I opened my eyes to see a stranger standing before me, face to face. She smiled with too much encouragement, the way adults do when children learn a basic skill for the first time. I felt conspicuous, the recipient of too much unwanted and unwelcome attention. I forced a weak smile and nodded, waiting for her to leave.
I looked around. No one else was talking to anyone they didn’t know. One other patron stared at me, his face contorted with unchecked disgust.
Suddenly, I was back in high school, the last huffing, puffing fat kid to finish the mile. The size of my body felt so obvious. It felt piteous because it was pitied, disgusting because it elicited disgust. I walked into the gym feeling fine, even good. I walked out feeling ashamed, small, embarrassed by my own audacity.
Going to the gym as a fat person is a ropes course of social cues — little signals that I’m unwanted or, at best, unexpected.
Like an uninvited party guest who can’t take the hint. Would you like something to drink? We don’t have much left.
The gym exposes a challenging double-bind of attitudes around fatness. Even doing what I’m expected to do — working out — I’m still met with sidelong glances and open gawking, reminders that I’m unwelcome and unwanted. Even in the place I’m supposed to be, I can’t find respite.

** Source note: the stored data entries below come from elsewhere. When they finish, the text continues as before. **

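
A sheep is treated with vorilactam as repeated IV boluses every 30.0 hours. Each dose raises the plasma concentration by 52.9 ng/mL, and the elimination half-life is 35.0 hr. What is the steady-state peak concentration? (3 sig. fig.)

118 ng/mL

k = ln 2 / 35.0 = 0.01980 hr⁻¹
Fraction remaining after one interval: e^(−kτ) = e^(−0.01980 × 30.0) = 0.5520
R = 1 / (1 − 0.5520) = 2.232
Css,max = 52.9 × 2.232 ≈ 118 ng/mL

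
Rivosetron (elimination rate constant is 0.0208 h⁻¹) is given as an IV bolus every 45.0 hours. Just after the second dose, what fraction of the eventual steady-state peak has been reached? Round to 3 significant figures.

f_n = 1 − e^(−nkτ) = 1 − e^(−2 × 0.02080 × 45.0) = 1 − e^(−1.872) = 1 − 0.1538 ≈ 0.846

0.846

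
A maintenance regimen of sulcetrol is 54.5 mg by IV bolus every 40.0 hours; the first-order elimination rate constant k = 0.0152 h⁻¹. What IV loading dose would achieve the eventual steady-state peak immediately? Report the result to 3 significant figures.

Accumulation ratio R = 1 / (1 − e^(−kτ)) = 1 / (1 − e^(−0.01520×40.0)) = 1 / (1 − 0.5444) = 2.195
Loading dose = maintenance dose × R = 54.5 × 2.195 ≈ 120 mg

120 mg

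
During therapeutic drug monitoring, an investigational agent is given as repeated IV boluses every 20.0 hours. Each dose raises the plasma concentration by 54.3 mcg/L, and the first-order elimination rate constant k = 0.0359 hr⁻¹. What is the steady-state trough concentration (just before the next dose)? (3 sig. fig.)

Fraction remaining after one interval: e^(−kτ) = e^(−0.03590 × 20.0) = 0.4877
R = 1 / (1 − 0.4877) = 1.952
Css,max = 54.3 × 1.952 = 106.0 mcg/L
Css,min = Css,max × e^(−kτ) = 106.0 × 0.4877 ≈ 51.7 mcg/L

51.7 mcg/L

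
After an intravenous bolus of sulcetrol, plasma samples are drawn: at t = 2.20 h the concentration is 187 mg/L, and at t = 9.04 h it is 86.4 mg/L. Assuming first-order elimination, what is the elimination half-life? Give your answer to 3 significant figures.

k = ln(C₁/C₂) / (t₂ − t₁) = ln(187/86.4) / (9.04 − 2.20)
  = 0.7721 / 6.840 = 0.1129 h⁻¹
t½ = ln 2 / k = ln 2 / 0.1129 ≈ 6.14 hours

6.14 hours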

As a fat person, I’m constantly bombarded with messages telling me that my job is to spend all of my time and energy changing my body, ever reducing it, until it is the right shape and size, until it moves the right way and says the right thing; until I am confident but not conceited, apologetic but not sad.
This is an impossible standard that rejects nearly all of us. But the gravitational pull of beauty standards is so strong that we are pulled into their orbit.
We all keep trying, keep striving, keep failing. We don’t lose as much weight as we thought, or we don’t lose it in the right places. Our bodies remain stubborn and untamed, unbending to our forceful will. But still, we try. We try new diets, new workouts, new pills. We spend money, time, effort. And every time something doesn’t work, it calls up all of our past defeats. Over time, those failures start to feel like who we are. They ferment, souring into shame.
When any of us goes to the gym, it can call up all of that shame, hurt, and anger at ourselves for our perceived shortcomings. But when I show up, I become an effigy for all of that angst. I suddenly start to feel like a high schooler again at the gym, awkward and ashamed. Because in that environment, so many of us are suddenly awash in insecurity, focused on performing and judging. Even in a gym, the only bodies we can accept are the ones that are already perfect.
When I work out, I don’t do it to fit an impossible and exclusive standard.
I do it to clear my head. I do it to feel vitality, the brightness of knowing just how alive I can be. I do it to take care of a body that takes care of me.
But to go to a gym, I’ve also got to brave a culture that’s borne of insecurity, perfectionism and the lack of it. There’s no room for more, better, improvement. There’s no room for getting stronger, breathing easier, goals other than weight loss. There’s only room for hunger, lack, insecurity and shame.
I’ve had enough insecurity and shame. Instead of chasing a mirage my body will never be, I focus on making it strong. I attend to the many measures of health that shame conquers and flattens. I take long hikes and runs to clear my cluttered mind. I find safe places to swim, to feel the power of my body, the waves it can make. I return to that simple, glorious feeling of my sturdy heart pumping blood brightly through my veins.
I have known enough shame. Today, I choose abundance and confidence. I choose nuance and self-determination. I choose strength.